Oh, and look out for the Premiere of ‘ISOLATION: THE ENEMY OF CRE’ (a Pat Cattini film)…
7 thoughts on “Isolation: the enemy of CRE”
Thanks Jon and Pat for putting this together.
This was a brilliant session to watch, so informative and well put together. I learned an awful lot from it as an infection control nurse and will be able to share the knowledge with my colleagues . Thank you
It is really an awfully helpful session Thanks
How do you address contaminated anesthesia machines in operating room in UK?

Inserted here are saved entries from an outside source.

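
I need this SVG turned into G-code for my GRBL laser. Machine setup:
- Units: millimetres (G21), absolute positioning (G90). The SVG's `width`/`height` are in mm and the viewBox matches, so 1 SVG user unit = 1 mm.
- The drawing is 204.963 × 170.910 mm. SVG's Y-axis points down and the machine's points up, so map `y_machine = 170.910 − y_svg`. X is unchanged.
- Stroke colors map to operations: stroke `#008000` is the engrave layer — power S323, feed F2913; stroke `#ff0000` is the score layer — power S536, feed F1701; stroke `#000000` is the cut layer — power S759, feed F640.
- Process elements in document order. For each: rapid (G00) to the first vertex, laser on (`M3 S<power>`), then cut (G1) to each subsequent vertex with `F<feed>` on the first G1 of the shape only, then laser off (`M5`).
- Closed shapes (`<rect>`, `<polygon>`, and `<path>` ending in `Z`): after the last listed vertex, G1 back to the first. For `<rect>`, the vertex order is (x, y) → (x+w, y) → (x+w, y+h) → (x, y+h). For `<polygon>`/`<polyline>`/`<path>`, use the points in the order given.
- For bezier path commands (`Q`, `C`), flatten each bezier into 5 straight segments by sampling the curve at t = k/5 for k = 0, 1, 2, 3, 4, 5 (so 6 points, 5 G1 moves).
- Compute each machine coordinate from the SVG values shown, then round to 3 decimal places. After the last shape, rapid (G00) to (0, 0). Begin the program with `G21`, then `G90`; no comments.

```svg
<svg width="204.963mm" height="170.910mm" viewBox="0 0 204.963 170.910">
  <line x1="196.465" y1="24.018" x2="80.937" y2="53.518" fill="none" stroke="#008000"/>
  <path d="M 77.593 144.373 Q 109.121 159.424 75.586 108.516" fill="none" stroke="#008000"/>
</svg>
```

G21
G90
G00 X196.465 Y146.892
M3 S323
G1 X80.937 Y117.392 F2913
M5
G00 X77.593 Y26.537
M3 S323
G1 X87.602 Y23.155 F2913
G1 X92.405 Y25.050
G1 X92.004 Y32.221
G1 X86.397 Y44.669
G1 X75.586 Y62.394
M5
G00 X0.000 Y0.000

1 u = 1 mm; y_m = 170.910 − y.

[1] `<line>` line segment, #008000→engrave S323 F2913: (196.465,146.892) → (80.937,117.392)

[2] `<path>` quadratic bezier, #008000→engrave S323 F2913: (77.593,26.537) → (87.602,23.155) → (92.405,25.050) → (92.004,32.221) → (86.397,44.669) → (75.586,62.394)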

Dr Kanaan – the answer is probably, frankly, not very much! A few studies have looked at compliance with standard cleaning methods in the OR setting and it seems to be lower than on the wards based on removal of fluorescent markers at least: http://www.ncbi.nlm.nih.gov/pubmed/22869263. Meanwhile, several studies have identified a real risk of contamination of anaesthesia machines with important pathogens combined with frequent hand contact: http://www.ncbi.nlm.nih.gov/pubmed/25026624. It’s certainly an issue that we need to address.

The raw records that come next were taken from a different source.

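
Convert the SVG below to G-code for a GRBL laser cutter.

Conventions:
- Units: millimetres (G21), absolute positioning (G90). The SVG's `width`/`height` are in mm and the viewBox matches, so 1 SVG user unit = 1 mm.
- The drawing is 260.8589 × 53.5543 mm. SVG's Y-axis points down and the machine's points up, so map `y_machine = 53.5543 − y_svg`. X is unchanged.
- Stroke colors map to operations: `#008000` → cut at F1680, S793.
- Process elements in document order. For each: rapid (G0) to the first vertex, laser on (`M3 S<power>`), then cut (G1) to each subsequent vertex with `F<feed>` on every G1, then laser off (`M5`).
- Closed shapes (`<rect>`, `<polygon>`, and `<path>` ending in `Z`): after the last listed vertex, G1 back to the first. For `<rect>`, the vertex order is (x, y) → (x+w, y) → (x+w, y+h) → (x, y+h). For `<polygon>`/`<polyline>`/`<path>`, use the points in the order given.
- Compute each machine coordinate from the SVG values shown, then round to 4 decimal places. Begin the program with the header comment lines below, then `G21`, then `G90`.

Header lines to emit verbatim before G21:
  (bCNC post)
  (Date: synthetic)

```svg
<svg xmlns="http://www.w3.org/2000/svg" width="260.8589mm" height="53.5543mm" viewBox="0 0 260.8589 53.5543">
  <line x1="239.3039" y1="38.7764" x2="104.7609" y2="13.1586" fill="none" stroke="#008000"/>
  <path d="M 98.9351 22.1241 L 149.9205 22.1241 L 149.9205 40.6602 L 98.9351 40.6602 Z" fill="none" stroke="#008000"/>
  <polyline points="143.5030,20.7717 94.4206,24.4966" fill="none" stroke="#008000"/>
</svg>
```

Since the viewBox matches the mm dimensions, user units are millimetres directly. The only transform is the Y-flip y_m = 53.5543 − y_svg.

Shape 1 is a line segment drawn with `<line>`. Its stroke #008000 means cut at S793, F1680. After flipping Y the toolpath is (239.3039,14.7779) → (104.7609,40.3957).

Shape 2 is a rectangle drawn with `<path>`. Its stroke #008000 means cut at S793, F1680. After flipping Y the toolpath is (98.9351,31.4302) → (149.9205,31.4302) → (149.9205,12.8941) → (98.9351,12.8941) → (98.9351,31.4302), returning to the start.

Shape 3 is a line segment drawn with `<polyline>`. Its stroke #008000 means cut at S793, F1680. After flipping Y the toolpath is (143.5030,32.7826) → (94.4206,29.0577).

(bCNC post)
(Date: synthetic)
G21
G90
G0 X239.3039 Y14.7779
M3 S793
G1 X104.7609 Y40.3957 F1680
M5
G0 X98.9351 Y31.4302
M3 S793
G1 X149.9205 Y31.4302 F1680
G1 X149.9205 Y12.8941 F1680
G1 X98.9351 Y12.8941 F1680
G1 X98.9351 Y31.4302 F1680
M5
G0 X143.5030 Y32.7826
M3 S793
G1 X94.4206 Y29.0577 F1680
M5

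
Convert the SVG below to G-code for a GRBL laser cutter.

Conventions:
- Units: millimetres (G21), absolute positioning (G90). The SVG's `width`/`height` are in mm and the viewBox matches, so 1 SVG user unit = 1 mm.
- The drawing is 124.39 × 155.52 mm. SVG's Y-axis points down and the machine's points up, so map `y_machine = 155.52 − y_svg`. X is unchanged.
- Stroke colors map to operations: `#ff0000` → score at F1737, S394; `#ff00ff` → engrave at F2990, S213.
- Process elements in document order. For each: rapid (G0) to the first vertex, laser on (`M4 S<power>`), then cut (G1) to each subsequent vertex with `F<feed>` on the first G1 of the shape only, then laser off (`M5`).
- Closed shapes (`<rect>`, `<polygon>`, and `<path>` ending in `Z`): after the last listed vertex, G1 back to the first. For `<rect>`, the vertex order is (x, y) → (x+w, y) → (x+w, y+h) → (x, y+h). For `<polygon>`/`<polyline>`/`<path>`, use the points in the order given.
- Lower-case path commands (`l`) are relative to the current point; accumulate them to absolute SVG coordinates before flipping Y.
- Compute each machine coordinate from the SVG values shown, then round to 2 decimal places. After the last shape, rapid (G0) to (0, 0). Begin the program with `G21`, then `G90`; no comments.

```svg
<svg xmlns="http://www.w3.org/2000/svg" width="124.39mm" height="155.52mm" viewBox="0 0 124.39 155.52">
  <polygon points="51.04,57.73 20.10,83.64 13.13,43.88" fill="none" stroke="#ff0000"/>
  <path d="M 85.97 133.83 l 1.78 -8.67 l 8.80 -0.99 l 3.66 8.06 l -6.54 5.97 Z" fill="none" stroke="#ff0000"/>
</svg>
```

G21
G90
G0 X51.04 Y97.79
M4 S394
G1 X20.10 Y71.88 F1737
G1 X13.13 Y111.64
G1 X51.04 Y97.79
M5
G0 X85.97 Y21.69
M4 S394
G1 X87.75 Y30.36 F1737
G1 X96.55 Y31.35
G1 X100.21 Y23.29
G1 X93.67 Y17.32
G1 X85.97 Y21.69
M5
G0 X0.00 Y0.00

viewBox `0 0 124.39 155.52` with mm width/height → 1 unit = 1 mm. Flip: y_m = 155.52 − y_svg.

**Shape 1** — `<polygon>` regular polygon, stroke `#ff0000` → score (S394, F1737). Machine vertices: (51.04,97.79) → (20.10,71.88) → (13.13,111.64) → (51.04,97.79). Closed: final G1 returns to the first vertex.

**Shape 2** — `<path>` regular polygon, stroke `#ff0000` → score (S394, F1737). Machine vertices: (85.97,21.69) → (87.75,30.36) → (96.55,31.35) → (100.21,23.29) → (93.67,17.32) → (85.97,21.69). Closed: final G1 returns to the first vertex.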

I think like everything in infection control there are a multitude of factors in play here..and like any organism evolution will provide a means to evolve and survive against our means of fighting it.In MRSA it was antibiotic use and no doubt cleaning properly helps reduce environmental contamination and therefore spread…however it is also about the global population and exposure to different antibiotic management policies by different countries…or lack thereof..A enclosed environment with lots of hosts who are susceptible is another factor…just as gram negatives find a route to both protect themselve and to replicate as will cpe’e…….Sooooo where now….we need to look at all the routes of transmission..detect where it survives in the environment,which materials commonly found in the environment support proliferation and what it is that allows it to get into the patient.
Thanks Alyson – agree we need to systematically figure out the transmission routes and focus our interventions accordingly.